A Toledo man who assaulted a gas station attendant with a Bible during a robbery attempt four months ago was found not guilty by reason of insanity Friday.
After hearing testimony from three witnesses Monday and Friday, Lucas County Common Pleas Judge Stacy Cook found that Abbott Griffin, 57, who listed his address as the Cherry Street Mission, was a mentally ill person who did not understand the wrongfulness of his actions when he robbed the Circle K, 2969 Tremainsville Rd., on Aug. 28.
Gregory Forgac, a clinical psychologist with the Court Diagnostic and Treatment Center, told the court Friday that after evaluating Griffin, he found that at the time of the incident Griffin suffered from a psychotic disorder that caused him to lose contact with reality.
On Monday, Matthew Turner, the Circle K employee who was confronted by Griffin, testified that Griffin approached him as he was restocking an ice cooler outside the business and began striking him with a Bible. Griffin then told him to go inside and open the cash drawer.
Mr. Turner said Griffin never picked up the cash he laid on the counter but told him to open the safe — something he couldn’t do. Describing it as an “unpredictable” situation, he said Griffin at one point told him to call the police and the mayor.

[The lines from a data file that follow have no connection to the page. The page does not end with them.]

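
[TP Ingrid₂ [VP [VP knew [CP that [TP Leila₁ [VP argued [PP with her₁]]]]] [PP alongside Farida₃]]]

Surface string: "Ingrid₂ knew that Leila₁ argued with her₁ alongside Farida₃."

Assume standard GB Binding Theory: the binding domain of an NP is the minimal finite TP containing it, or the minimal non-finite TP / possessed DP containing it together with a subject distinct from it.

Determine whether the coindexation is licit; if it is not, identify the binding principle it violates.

The two coindexed NPs are *Leila₁* and *her₁*.
*her₁* is a pronoun. Its binding domain is the embedded TP, whose subject is Leila₁.
*Leila₁* c-commands it within that domain and carries the same index.
The pronoun is locally bound → Principle B violation.

Principle B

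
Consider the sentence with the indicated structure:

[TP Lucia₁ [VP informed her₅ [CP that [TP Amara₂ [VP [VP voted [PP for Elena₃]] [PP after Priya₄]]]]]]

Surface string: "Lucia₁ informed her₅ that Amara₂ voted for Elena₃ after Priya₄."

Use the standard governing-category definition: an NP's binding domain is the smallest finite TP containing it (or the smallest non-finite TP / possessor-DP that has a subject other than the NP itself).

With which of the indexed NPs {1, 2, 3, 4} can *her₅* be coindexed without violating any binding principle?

none

*her* is a pronoun, so Principle B applies: it must be free in its binding domain.
Binding domain of *her₅*: the matrix TP, whose subject is Lucia₁.
*Lucia₁* c-commands the pronoun within its binding domain → coindexation would violate Principle B.
*Amara₂*: the pronoun c-commands this R-expression → coindexation would violate Principle C on *Amara₂*.
*Elena₃*: the pronoun c-commands this R-expression → coindexation would violate Principle C on *Elena₃*.
*Priya₄*: the pronoun c-commands this R-expression → coindexation would violate Principle C on *Priya₄*.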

“I wasn’t sure what he wanted,” Mr. Turner said. “I didn’t know if I was being robbed or if he was just letting off steam.”
Toledo Police Officer Michael Breeze, the first to arrive at the Circle K, said Griffin initially approached him with his hands in the air and asked to be taken into custody. But when the officer attempted to handcuff him, Griffin objected, moved away, and began throwing beer cans at the officer, Officer Breeze said.
“He seemed to be having some type of problem, and I didn’t know what the problem was,” the patrolman said.
Judge Cook ordered that Griffin be evaluated to determine the least restrictive environment in which he can receive mental-health treatment while protecting him and the community. She set a Dec. 31 hearing to decide his placement.
The judge has the authority to maintain supervision over Griffin for up to eight years — the maximum prison sentence he would have faced if convicted of robbery.